Taalontwikkelingsstoornis

De taalontwikkeling (TOS) die bij de meeste kinderen bijna automatisch verloopt, verloopt dit bij een kind met TOS veel moeizamer. Het kind heeft vaak moeite met leren praten, duidelijk maken wat hij of zij bedoelt en met begrijpen van de gesproken taal. De taal- en spraakontwikkeling van kinderen met TOS verloopt anders dan bij leeftijdsgenoten.

Selectief mutisme

Selectief mutisme

Spreekt uw kind thuis erg veel, maar in bepaalde sociale situaties (bv. op school) niet? Er is mogelijks sprake van selectief mutisme. Een kind met selectief mutisme wil dus wel praten, maar durft of kan het niet in bepaalde situaties. Het is geen taalstoornis, maar eerder een angststoornis. Deze problemen worden multidisciplinair behandeld.

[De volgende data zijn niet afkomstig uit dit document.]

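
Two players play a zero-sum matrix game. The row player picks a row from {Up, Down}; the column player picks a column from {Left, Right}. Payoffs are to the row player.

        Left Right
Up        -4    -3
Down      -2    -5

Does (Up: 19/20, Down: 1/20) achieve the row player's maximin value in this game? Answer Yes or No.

No

Against Left this mix gives (19/20)·(-4) + (1/20)·(-2) = -39/10.
Against Right this mix gives (19/20)·(-3) + (1/20)·(-5) = -31/10.
The column player will play Left, holding the row player to -39/10. Shifting weight toward the row that does better against Left would raise this floor (the equalizing mix achieves -7/2 against both Left and Right), so the proposed strategy is not optimal.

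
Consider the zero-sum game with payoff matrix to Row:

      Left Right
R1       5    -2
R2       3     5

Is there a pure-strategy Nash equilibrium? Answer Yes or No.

Row minima: R1 → -2, R2 → 3; maximin = 3.
Column maxima: Left → 5, Right → 5; minimax = 5.
3 ≠ 5, so no pure-strategy equilibrium exists.

No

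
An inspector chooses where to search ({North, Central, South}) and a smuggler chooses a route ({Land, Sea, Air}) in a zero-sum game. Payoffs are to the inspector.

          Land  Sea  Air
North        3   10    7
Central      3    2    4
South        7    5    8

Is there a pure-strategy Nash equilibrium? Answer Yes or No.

Row minima: North → 3, Central → 2, South → 5; maximin = 5.
Column maxima: Land → 7, Sea → 10, Air → 8; minimax = 7.
5 ≠ 7, so no pure-strategy equilibrium exists.

No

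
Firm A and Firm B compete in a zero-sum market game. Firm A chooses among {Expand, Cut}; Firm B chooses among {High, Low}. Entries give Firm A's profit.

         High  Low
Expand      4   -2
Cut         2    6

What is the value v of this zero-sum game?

Row minima: Expand → -2, Cut → 2; maximin = 2.
Column maxima: High → 4, Low → 6; minimax = 4.
2 ≠ 4, so there is no saddle point; optimal play is mixed.
Let Firm A play Expand with probability p. Expected payoff against High: 4p + 2(1−p) = 2p + 2; against Low: (-2)p + 6(1−p) = −8p + 6.
Setting these equal: 2p + 2 = −8p + 6 ⇒ 10p = 4 ⇒ p = 2/5, and the value is (2)·(2/5) + 2 = 14/5.
For Firm B: with q = P(High), equating Expand's and Cut's payoffs gives 6q − 2 = −4q + 6 ⇒ q = 4/5.

14/5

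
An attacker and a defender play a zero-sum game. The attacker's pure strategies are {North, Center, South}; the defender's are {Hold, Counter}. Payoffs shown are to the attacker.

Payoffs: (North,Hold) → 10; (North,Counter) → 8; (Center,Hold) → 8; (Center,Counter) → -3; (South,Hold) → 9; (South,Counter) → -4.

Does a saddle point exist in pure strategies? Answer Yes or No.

Row minima: North → 8, Center → -3, South → -4; maximin = 8.
Column maxima: Hold → 10, Counter → 8; minimax = 8.
maximin = minimax = 8, so a saddle point exists.

Yes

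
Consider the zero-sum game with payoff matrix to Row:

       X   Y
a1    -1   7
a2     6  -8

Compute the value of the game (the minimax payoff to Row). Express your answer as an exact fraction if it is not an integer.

Row minima: a1 → -1, a2 → -8; maximin = -1.
Column maxima: X → 6, Y → 7; minimax = 6.
-1 ≠ 6, so there is no saddle point; optimal play is mixed.
Let Row play a1 with probability p. Expected payoff against X: (-1)p + 6(1−p) = −7p + 6; against Y: 7p + (-8)(1−p) = 15p − 8.
Setting these equal: −7p + 6 = 15p − 8 ⇒ −22p = -14 ⇒ p = 7/11, and the value is (-7)·(7/11) + 6 = 17/11.
For Column: with q = P(X), equating a1's and a2's payoffs gives −8q + 7 = 14q − 8 ⇒ q = 15/22.

17/11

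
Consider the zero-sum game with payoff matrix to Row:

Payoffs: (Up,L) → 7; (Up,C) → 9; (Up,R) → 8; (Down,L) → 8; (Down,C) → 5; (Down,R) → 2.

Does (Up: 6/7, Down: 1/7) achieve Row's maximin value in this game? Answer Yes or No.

Yes

Against L this mix gives (6/7)·7 + (1/7)·8 = 50/7.
Against C this mix gives (6/7)·9 + (1/7)·5 = 59/7.
Against R this mix gives (6/7)·8 + (1/7)·2 = 50/7.
All of Column's active replies (L, R) yield 50/7, and no column does worse for Row. The mix makes Column indifferent and guarantees 50/7, so it is optimal.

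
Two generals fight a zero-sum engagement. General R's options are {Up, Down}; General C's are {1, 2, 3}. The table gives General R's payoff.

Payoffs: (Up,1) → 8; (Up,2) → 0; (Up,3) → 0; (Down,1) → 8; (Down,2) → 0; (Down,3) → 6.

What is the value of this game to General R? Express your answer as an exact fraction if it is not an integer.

Row minima: Up → 0, Down → 0; maximin = 0.
Column maxima: 1 → 8, 2 → 0, 3 → 6; minimax = 0.
Since maximin = minimax = 0, there is a saddle point and the value is 0.

0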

Articulatie- of spraakstoornissen

Fonetisch articulatieprobleem

Een fonetische stoornis is een stoornis waarbij iemand de klank kan vormen en ook deze klank bedoelt, maar de klank technisch niet goed vormt. De verstaanbaarheid wordt daardoor vaak slechter. Een voorbeeld hiervan is het lispelen, problemen met de uitspraak van de /r/ of addentaliteit waarbij de tong bij de uitspraak van enkele klanken op een verkeerde positie staat, namelijk tegen de tanden. Dit kan er soms voor zorgen dat er afwijkende mondgewoonten en myofunctionele stoornissen optreden. Soms worden de moeilijke klanken ook vervangen door een andere klank of net volledig weggelaten. 

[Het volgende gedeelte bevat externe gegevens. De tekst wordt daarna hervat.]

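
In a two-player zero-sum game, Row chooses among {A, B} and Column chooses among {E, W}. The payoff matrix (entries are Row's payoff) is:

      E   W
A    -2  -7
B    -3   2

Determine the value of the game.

-5/2

Row minima: A → -7, B → -3; maximin = -3.
Column maxima: E → -2, W → 2; minimax = -2.
-3 ≠ -2, so there is no saddle point; optimal play is mixed.
Let Row play A with probability p. Expected payoff against E: (-2)p + (-3)(1−p) = p − 3; against W: (-7)p + 2(1−p) = −9p + 2.
Setting these equal: p − 3 = −9p + 2 ⇒ 10p = 5 ⇒ p = 1/2, and the value is (1)·(1/2) − 3 = -5/2.
For Column: with q = P(E), equating A's and B's payoffs gives 5q − 7 = −5q + 2 ⇒ q = 9/10.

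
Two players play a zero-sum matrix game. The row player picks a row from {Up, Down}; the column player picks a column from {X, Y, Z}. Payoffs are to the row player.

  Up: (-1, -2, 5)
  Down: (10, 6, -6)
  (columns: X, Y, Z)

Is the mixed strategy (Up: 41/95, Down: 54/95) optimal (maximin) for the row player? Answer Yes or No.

No

Against X this mix gives (41/95)·(-1) + (54/95)·10 = 499/95.
Against Y this mix gives (41/95)·(-2) + (54/95)·6 = 242/95.
Against Z this mix gives (41/95)·5 + (54/95)·(-6) = -119/95.
The column player will play Z, holding the row player to -119/95. Shifting weight toward the row that does better against Z would raise this floor (the equalizing mix achieves 18/19 against both Z and Y), so the proposed strategy is not optimal.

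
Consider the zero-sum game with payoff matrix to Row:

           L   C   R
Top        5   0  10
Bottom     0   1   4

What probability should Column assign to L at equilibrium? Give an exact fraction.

1/6

Row minima: Top → 0, Bottom → 0; maximin = 0.
Column maxima: L → 5, C → 1, R → 10; minimax = 1.
0 ≠ 1, so there is no saddle point; optimal play is mixed.
R is strictly dominated by L (it gives Row strictly more in every row), so Column never plays it.
On the remaining 2×2 (Top, Bottom vs L, C):
Let Row play Top with probability p. Expected payoff against L: 5p + 0(1−p) = 5p; against C: 0p + 1(1−p) = −p + 1.
Setting these equal: 5p = −p + 1 ⇒ 6p = 1 ⇒ p = 1/6, and the value is (5)·(1/6) = 5/6.
For Column: with q = P(L), equating Top's and Bottom's payoffs gives 5q = −q + 1 ⇒ q = 1/6.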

Fonologisch articulatieprobleem

Er bestaan ook fonologische articulatieproblemen waarbij iemand minder goed verstaanbaar is bij leeftijdsgenoten. Het probleem situeert zich dan niet op het niveau van de productie van de klanken, maar op het niveau van de betekenistoekenning. De klanken worden niet op de correcte plaats gebruikt. Tot een bepaalde leeftijd passen kinderen vereenvoudigingsprocessen toe in het spreken en is dit ook een normaal verschijnsel. Kinderen met een fonologische articulatiestoornissen blijven die vereenvoudigingsprocessen toepassen op de leeftijd waarop leeftijdsgenoten dat niet meer doen.

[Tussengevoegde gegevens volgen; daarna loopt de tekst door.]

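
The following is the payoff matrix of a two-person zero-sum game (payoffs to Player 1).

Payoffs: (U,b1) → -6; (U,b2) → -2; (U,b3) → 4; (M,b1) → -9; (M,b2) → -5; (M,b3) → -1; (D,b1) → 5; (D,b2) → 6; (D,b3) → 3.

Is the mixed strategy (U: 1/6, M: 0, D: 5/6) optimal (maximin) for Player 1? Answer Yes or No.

Against b1 this mix gives (1/6)·(-6) + (5/6)·5 = 19/6.
Against b2 this mix gives (1/6)·(-2) + (5/6)·6 = 14/3.
Against b3 this mix gives (1/6)·4 + (5/6)·3 = 19/6.
All of Player 2's active replies (b1, b3) yield 19/6, and no column does worse for Player 1. The mix makes Player 2 indifferent and guarantees 19/6, so it is optimal.

Yes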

Myofunctionele stoornissen 

Oro-myofunctionele afwijkingen

Oro-myofunctionele afwijkingen zijn functionele afwijkingen van de tong, lippen en/of de kaak. Door een foutief gebruik of een foutieve positie van deze structuren kunnen de tand- en kaakstand beïnvloed worden. Ook foutieve gewoonten zoals duimzuigen of tandknarsen vallen onder oro-myofunctionele problemen. Vaak worden deze problemen opgelost door de combinatie van logopedische therapie en orthodontie. Een foutieve positie van de tong, lippen of kaak tijdens het spreken kan ook de articulatie beïnvloeden.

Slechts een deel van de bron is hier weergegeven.